No. There have been many bigger hacks in the crypto history and Binance’s $41 Million hack is considered to be the sixth largest exchange hack. Bitcoin reorg is just not happening and it was never considered as an option in the past.
Adam Black (Hashcash inventor and CEO of Blockstream) said that Binance hack is not as severe as previous hack referencing to Mt. Gox and Bitfinex hacks.
If Binance caught this early on they could have prevented the hack. Even more if they’ve monitored the Bitcoin mempool for unusually large transaction signed with their hot wallet they could’ve undone the hack easily by immediately signing another transaction with a high enough fee. Whatever, 40 Million worth of BTC is gone and it may not be a big deal for them since Binance have made $450 million profits in 2018 alone.
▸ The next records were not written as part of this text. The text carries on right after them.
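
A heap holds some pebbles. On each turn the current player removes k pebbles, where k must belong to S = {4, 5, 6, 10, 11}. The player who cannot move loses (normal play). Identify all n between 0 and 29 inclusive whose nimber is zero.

0, 1, 2, 3, 15, 16, 17, 18

n :  0  1  2  3  4  5  6  7  8  9 10 11 12 13 14 15 16 17 18 19 20 21 22 23 24 25 26 27 28 29
G :  0  0  0  0  1  1  1  1  2  2  2  2  3  3  3  0  0  0  0  1  1  1  1  2  2  2  2  3  3  3
P-positions are exactly the n with G(n) = 0.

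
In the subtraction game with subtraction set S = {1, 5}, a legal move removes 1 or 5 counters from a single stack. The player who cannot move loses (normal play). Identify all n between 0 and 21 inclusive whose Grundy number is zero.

n :  0  1  2  3  4  5  6  7  8  9 10 11 12 13 14 15 16 17 18 19 20 21
G :  0  1  0  1  0  1  0  1  0  1  0  1  0  1  0  1  0  1  0  1  0  1
P-positions are exactly the n with G(n) = 0.

0, 2, 4, 6, 8, 10, 12, 14, 16, 18, 20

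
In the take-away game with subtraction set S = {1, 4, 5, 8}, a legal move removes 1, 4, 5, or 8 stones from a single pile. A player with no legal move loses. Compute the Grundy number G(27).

0

n :  0  1  2  3  4  5  6  7  8  9 10 11 12 13 14 15 16 17 18 19 20 21 22 23 24 25 26 27
G :  0  1  0  1  2  3  2  3  4  0  1  0  1  2  3  2  3  4  0  1  0  1  2  3  2  3  4  0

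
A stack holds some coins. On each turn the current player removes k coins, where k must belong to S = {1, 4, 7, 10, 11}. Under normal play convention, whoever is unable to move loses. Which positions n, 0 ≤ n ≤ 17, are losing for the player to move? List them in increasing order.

0, 2, 5, 8, 14, 17

n :  0  1  2  3  4  5  6  7  8  9 10 11 12 13 14 15 16 17
G :  0  1  0  1  2  0  1  2  0  1  2  3  2  3  0  1  3  0
P-positions are exactly the n with G(n) = 0.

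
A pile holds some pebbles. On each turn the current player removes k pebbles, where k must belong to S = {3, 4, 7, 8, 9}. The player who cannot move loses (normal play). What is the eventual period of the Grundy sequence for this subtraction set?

12

G(0) = 0
G(1) = mex{} = 0
G(2) = mex{} = 0
G(3) = mex{0} = 1
G(4) = mex{0,0} = 1
G(5) = mex{0,0} = 1
G(6) = mex{1,0} = 2
G(7) = mex{1,1,0} = 2
G(8) = mex{1,1,0,0} = 2
G(9) = mex{2,1,0,0,0} = 3
G(10) = mex{2,2,1,0,0} = 3
G(11) = mex{2,2,1,1,0} = 3
G(12) = mex{3,2,1,1,1} = 0
G(13) = mex{3,3,2,1,1} = 0
G(14) = mex{3,3,2,2,1} = 0
G(15) = mex{0,3,2,2,2} = 1
G(16) = mex{0,0,3,2,2} = 1
G(17) = mex{0,0,3,3,2} = 1
G(18) = mex{1,0,3,3,3} = 2
G(19) = mex{1,1,0,3,3} = 2
G(20) = mex{1,1,0,0,3} = 2
G(21) = mex{2,1,0,0,0} = 3
G(22) = mex{2,2,1,0,0} = 3
G(23) = mex{2,2,1,1,0} = 3
G(24) = mex{3,2,1,1,1} = 0
G(25) = mex{3,3,2,1,1} = 0
G(n+12) = G(n) holds for n = 0,…,8 (a full window of length max(S) = 9), so the sequence is purely periodic with period 12.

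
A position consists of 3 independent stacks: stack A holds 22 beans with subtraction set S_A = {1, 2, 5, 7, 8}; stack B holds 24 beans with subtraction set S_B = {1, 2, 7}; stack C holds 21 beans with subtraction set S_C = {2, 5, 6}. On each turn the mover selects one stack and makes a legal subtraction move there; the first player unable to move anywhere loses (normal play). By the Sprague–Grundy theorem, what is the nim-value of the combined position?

0

Stack A, S = {1, 2, 5, 7, 8}:
n :  0  1  2  3  4  5  6  7  8  9 10 11 12 13 14 15 16 17 18 19 20 21 22
G :  0  1  2  0  1  2  0  1  2  0  1  2  0  1  2  0  1  2  0  1  2  0  1
G_A(22) = 1.
Stack B, S = {1, 2, 7}:
G(0) = 0
G(1) = mex{0} = 1
G(2) = mex{1,0} = 2
G(3) = mex{2,1} = 0
G(4) = mex{0,2} = 1
G(5) = mex{1,0} = 2
G(6) = mex{2,1} = 0
G(7) = mex{0,2,0} = 1
G(8) = mex{1,0,1} = 2
G(9) = mex{2,1,2} = 0
G(10) = mex{0,2,0} = 1
G(11) = mex{1,0,1} = 2
G(12) = mex{2,1,2} = 0
G(13) = mex{0,2,0} = 1
G(14) = mex{1,0,1} = 2
G(15) = mex{2,1,2} = 0
G(16) = mex{0,2,0} = 1
G(17) = mex{1,0,1} = 2
G(18) = mex{2,1,2} = 0
G(19) = mex{0,2,0} = 1
G(20) = mex{1,0,1} = 2
G(21) = mex{2,1,2} = 0
G(22) = mex{0,2,0} = 1
G(23) = mex{1,0,1} = 2
G(24) = mex{2,1,2} = 0
G_B(24) = 0.
Stack C, S = {2, 5, 6}:
G(0) = 0
G(1) = mex{} = 0
G(2) = mex{0} = 1
G(3) = mex{0} = 1
G(4) = mex{1} = 0
G(5) = mex{1,0} = 2
G(6) = mex{0,0,0} = 1
G(7) = mex{2,1,0} = 3
G(8) = mex{1,1,1} = 0
G(9) = mex{3,0,1} = 2
G(10) = mex{0,2,0} = 1
G(11) = mex{2,1,2} = 0
G(12) = mex{1,3,1} = 0
G(13) = mex{0,0,3} = 1
G(14) = mex{0,2,0} = 1
G(15) = mex{1,1,2} = 0
G(16) = mex{1,0,1} = 2
G(17) = mex{0,0,0} = 1
G(18) = mex{2,1,0} = 3
G(19) = mex{1,1,1} = 0
G(20) = mex{3,0,1} = 2
G(21) = mex{0,2,0} = 1
G_C(21) = 1.
Combined Grundy value = 1 ⊕ 0 ⊕ 1 = 0.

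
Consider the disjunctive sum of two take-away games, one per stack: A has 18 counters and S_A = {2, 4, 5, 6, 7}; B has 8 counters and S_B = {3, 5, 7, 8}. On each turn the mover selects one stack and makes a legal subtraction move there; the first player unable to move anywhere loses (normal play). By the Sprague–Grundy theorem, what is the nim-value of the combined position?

2

Stack A, S = {2, 4, 5, 6, 7}:
n :  0  1  2  3  4  5  6  7  8  9 10 11 12 13 14 15 16 17 18
G :  0  0  1  1  2  2  3  3  4  0  0  1  1  2  2  3  3  4  0
G_A(18) = 0.
Stack B, S = {3, 5, 7, 8}:
n : 0 1 2 3 4 5 6 7 8
G : 0 0 0 1 1 1 2 2 2
G_B(8) = 2.
Combined Grundy value = 0 ⊕ 2 = 2.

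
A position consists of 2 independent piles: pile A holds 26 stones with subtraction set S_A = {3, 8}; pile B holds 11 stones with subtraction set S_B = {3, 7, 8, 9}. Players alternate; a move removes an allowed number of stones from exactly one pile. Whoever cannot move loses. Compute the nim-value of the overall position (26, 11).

2

Pile A, S = {3, 8}:
G(0) = 0
G(1) = mex{} = 0
G(2) = mex{} = 0
G(3) = mex{0} = 1
G(4) = mex{0} = 1
G(5) = mex{0} = 1
G(6) = mex{1} = 0
G(7) = mex{1} = 0
G(8) = mex{1,0} = 2
G(9) = mex{0,0} = 1
G(10) = mex{0,0} = 1
G(11) = mex{2,1} = 0
G(12) = mex{1,1} = 0
G(13) = mex{1,1} = 0
G(14) = mex{0,0} = 1
G(15) = mex{0,0} = 1
G(16) = mex{0,2} = 1
G(17) = mex{1,1} = 0
G(18) = mex{1,1} = 0
G(19) = mex{1,0} = 2
G(20) = mex{0,0} = 1
G(21) = mex{0,0} = 1
G(22) = mex{2,1} = 0
G(23) = mex{1,1} = 0
G(24) = mex{1,1} = 0
G(25) = mex{0,0} = 1
G(26) = mex{0,0} = 1
G_A(26) = 1.
Pile B, S = {3, 7, 8, 9}:
n :  0  1  2  3  4  5  6  7  8  9 10 11
G :  0  0  0  1  1  1  0  2  2  1  3  3
G_B(11) = 3.
Combined Grundy value = 1 ⊕ 3 = 2.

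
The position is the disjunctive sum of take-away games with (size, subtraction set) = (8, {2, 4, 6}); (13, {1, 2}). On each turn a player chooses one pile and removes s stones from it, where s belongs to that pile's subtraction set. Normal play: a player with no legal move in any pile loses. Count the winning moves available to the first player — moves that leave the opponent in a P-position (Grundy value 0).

Pile A, S = {2, 4, 6}:
n : 0 1 2 3 4 5 6 7 8
G : 0 0 1 1 2 2 3 3 0
G_A(8) = 0.
Pile B, S = {1, 2}:
n :  0  1  2  3  4  5  6  7  8  9 10 11 12 13
G :  0  1  2  0  1  2  0  1  2  0  1  2  0  1
G_B(13) = 1.
Combined Grundy value = 0 ⊕ 1 = 1.
A winning move leaves total XOR = 0, i.e. changes one component's Grundy value g to g ⊕ X where X is the current total.
Pile A: need g' = 0⊕1 = 1. Options: 8−2→G=3, 8−4→G=2, 8−6→G=1. Hits: 1.
Pile B: need g' = 1⊕1 = 0. Options: 13−1→G=0, 13−2→G=2. Hits: 1.

2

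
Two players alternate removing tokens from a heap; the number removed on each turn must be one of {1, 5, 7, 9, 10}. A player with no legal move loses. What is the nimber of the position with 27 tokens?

G(0) = 0
G(1) = mex{0} = 1
G(2) = mex{1} = 0
G(3) = mex{0} = 1
G(4) = mex{1} = 0
G(5) = mex{0,0} = 1
G(6) = mex{1,1} = 0
G(7) = mex{0,0,0} = 1
G(8) = mex{1,1,1} = 0
G(9) = mex{0,0,0,0} = 1
G(10) = mex{1,1,1,1,0} = 2
G(11) = mex{2,0,0,0,1} = 3
G(12) = mex{3,1,1,1,0} = 2
G(13) = mex{2,0,0,0,1} = 3
G(14) = mex{3,1,1,1,0} = 2
G(15) = mex{2,2,0,0,1} = 3
G(16) = mex{3,3,1,1,0} = 2
G(17) = mex{2,2,2,0,1} = 3
G(18) = mex{3,3,3,1,0} = 2
G(19) = mex{2,2,2,2,1} = 0
G(20) = mex{0,3,3,3,2} = 1
G(21) = mex{1,2,2,2,3} = 0
G(22) = mex{0,3,3,3,2} = 1
G(23) = mex{1,2,2,2,3} = 0
G(24) = mex{0,0,3,3,2} = 1
G(25) = mex{1,1,2,2,3} = 0
G(26) = mex{0,0,0,3,2} = 1
G(27) = mex{1,1,1,2,3} = 0

0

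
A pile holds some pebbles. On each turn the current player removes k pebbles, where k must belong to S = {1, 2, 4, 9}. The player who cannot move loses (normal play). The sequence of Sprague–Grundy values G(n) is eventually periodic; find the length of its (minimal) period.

11

n :  0  1  2  3  4  5  6  7  8  9 10 11 12 13 14 15 16 17 18 19 20 21 22 23
G :  0  1  2  0  1  2  0  1  2  3  4  0  1  2  0  1  2  0  1  2  3  4  0  1
G(n+11) = G(n) holds for n = 0,…,8 (a full window of length max(S) = 9), so the sequence is purely periodic with period 11.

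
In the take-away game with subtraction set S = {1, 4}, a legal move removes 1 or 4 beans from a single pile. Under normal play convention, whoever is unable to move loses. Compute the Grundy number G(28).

n :  0  1  2  3  4  5  6  7  8  9 10 11 12 13 14 15 16 17 18 19 20 21 22 23 24 25 26 27 28
G :  0  1  0  1  2  0  1  0  1  2  0  1  0  1  2  0  1  0  1  2  0  1  0  1  2  0  1  0  1

1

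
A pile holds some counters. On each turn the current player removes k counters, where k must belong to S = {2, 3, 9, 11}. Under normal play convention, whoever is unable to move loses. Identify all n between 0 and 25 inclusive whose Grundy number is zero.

0, 1, 5, 6, 13, 18, 19, 23

G(0) = 0
G(1) = mex{} = 0
G(2) = mex{0} = 1
G(3) = mex{0,0} = 1
G(4) = mex{1,0} = 2
G(5) = mex{1,1} = 0
G(6) = mex{2,1} = 0
G(7) = mex{0,2} = 1
G(8) = mex{0,0} = 1
G(9) = mex{1,0,0} = 2
G(10) = mex{1,1,0} = 2
G(11) = mex{2,1,1,0} = 3
G(12) = mex{2,2,1,0} = 3
G(13) = mex{3,2,2,1} = 0
G(14) = mex{3,3,0,1} = 2
G(15) = mex{0,3,0,2} = 1
G(16) = mex{2,0,1,0} = 3
G(17) = mex{1,2,1,0} = 3
G(18) = mex{3,1,2,1} = 0
G(19) = mex{3,3,2,1} = 0
G(20) = mex{0,3,3,2} = 1
G(21) = mex{0,0,3,2} = 1
G(22) = mex{1,0,0,3} = 2
G(23) = mex{1,1,2,3} = 0
G(24) = mex{2,1,1,0} = 3
G(25) = mex{0,2,3,2} = 1
P-positions are exactly the n with G(n) = 0.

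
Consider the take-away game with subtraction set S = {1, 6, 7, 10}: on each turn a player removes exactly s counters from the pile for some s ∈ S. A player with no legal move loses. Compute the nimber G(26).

0

n :  0  1  2  3  4  5  6  7  8  9 10 11 12 13 14 15 16 17 18 19 20 21 22 23 24 25 26
G :  0  1  0  1  0  1  2  3  2  3  2  3  4  0  1  0  1  0  1  2  3  2  3  2  3  4  0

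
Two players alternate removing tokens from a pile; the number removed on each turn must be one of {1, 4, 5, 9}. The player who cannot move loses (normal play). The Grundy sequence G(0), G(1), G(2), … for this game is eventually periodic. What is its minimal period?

n :  0  1  2  3  4  5  6  7  8  9 10 11 12 13 14 15 16 17 18
G :  0  1  0  1  2  3  2  3  0  1  0  1  2  3  2  3  0  1  0
G(n+8) = G(n) holds for n = 0,…,8 (a full window of length max(S) = 9), so the sequence is purely periodic with period 8.

8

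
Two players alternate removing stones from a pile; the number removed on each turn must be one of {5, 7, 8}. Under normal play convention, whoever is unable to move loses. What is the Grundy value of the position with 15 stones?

G(0) = 0
G(1) = mex{} = 0
G(2) = mex{} = 0
G(3) = mex{} = 0
G(4) = mex{} = 0
G(5) = mex{0} = 1
G(6) = mex{0} = 1
G(7) = mex{0,0} = 1
G(8) = mex{0,0,0} = 1
G(9) = mex{0,0,0} = 1
G(10) = mex{1,0,0} = 2
G(11) = mex{1,0,0} = 2
G(12) = mex{1,1,0} = 2
G(13) = mex{1,1,1} = 0
G(14) = mex{1,1,1} = 0
G(15) = mex{2,1,1} = 0

0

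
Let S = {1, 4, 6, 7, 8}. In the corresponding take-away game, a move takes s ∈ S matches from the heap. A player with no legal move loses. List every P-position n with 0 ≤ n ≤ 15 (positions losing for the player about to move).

0, 2, 5, 14

G(0) = 0
G(1) = mex{0} = 1
G(2) = mex{1} = 0
G(3) = mex{0} = 1
G(4) = mex{1,0} = 2
G(5) = mex{2,1} = 0
G(6) = mex{0,0,0} = 1
G(7) = mex{1,1,1,0} = 2
G(8) = mex{2,2,0,1,0} = 3
G(9) = mex{3,0,1,0,1} = 2
G(10) = mex{2,1,2,1,0} = 3
G(11) = mex{3,2,0,2,1} = 4
G(12) = mex{4,3,1,0,2} = 5
G(13) = mex{5,2,2,1,0} = 3
G(14) = mex{3,3,3,2,1} = 0
G(15) = mex{0,4,2,3,2} = 1
P-positions are exactly the n with G(n) = 0.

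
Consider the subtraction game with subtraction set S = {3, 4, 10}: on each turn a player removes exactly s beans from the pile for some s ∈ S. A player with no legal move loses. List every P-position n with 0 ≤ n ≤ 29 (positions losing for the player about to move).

0, 1, 2, 7, 8, 9, 14, 15, 16, 21, 22, 23, 28, 29

G(0) = 0
G(1) = mex{} = 0
G(2) = mex{} = 0
G(3) = mex{0} = 1
G(4) = mex{0,0} = 1
G(5) = mex{0,0} = 1
G(6) = mex{1,0} = 2
G(7) = mex{1,1} = 0
G(8) = mex{1,1} = 0
G(9) = mex{2,1} = 0
G(10) = mex{0,2,0} = 1
G(11) = mex{0,0,0} = 1
G(12) = mex{0,0,0} = 1
G(13) = mex{1,0,1} = 2
G(14) = mex{1,1,1} = 0
G(15) = mex{1,1,1} = 0
G(16) = mex{2,1,2} = 0
G(17) = mex{0,2,0} = 1
G(18) = mex{0,0,0} = 1
G(19) = mex{0,0,0} = 1
G(20) = mex{1,0,1} = 2
G(21) = mex{1,1,1} = 0
G(22) = mex{1,1,1} = 0
G(23) = mex{2,1,2} = 0
G(24) = mex{0,2,0} = 1
G(25) = mex{0,0,0} = 1
G(26) = mex{0,0,0} = 1
G(27) = mex{1,0,1} = 2
G(28) = mex{1,1,1} = 0
G(29) = mex{1,1,1} = 0
P-positions are exactly the n with G(n) = 0.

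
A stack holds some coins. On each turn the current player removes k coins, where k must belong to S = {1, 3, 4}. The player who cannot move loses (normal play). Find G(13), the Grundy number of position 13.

2

n :  0  1  2  3  4  5  6  7  8  9 10 11 12 13
G :  0  1  0  1  2  3  2  0  1  0  1  2  3  2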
Anyways the Bitcoin Reorg was a bad decision and everyone knows that it is realistically not possible.
true that too, that’s what Jihan advised/educated me on too. I trust his advice.
— CZ Binance (@cz_binance) May 8, 2019
With that said; freedom of thought is not a crime and under all circumstances “Changpeng Zhao” (Founder of Binance) stayed transparent and was open to all public discussions which is what matters most in this space.
Currently CZ and his team started focusing on improving the security of their exchange and soon we can expected them to be back on track.
So will any of this affect BTC price?
Nah. Actually the price of Bitcoin broke through 6000 USD and the march continues.
Bitcoin is decentralized, distributed, secure and it is the most immutable ledger on the planet.
But here is one fun fact: Unlike Bank robbery; In Bitcoin You can witness the $41 Million stolen funds move in real-time. Plus the fees paid to move this huge amount is only $68.
It shows the Bitcoin true utility as a value transfer mechanism.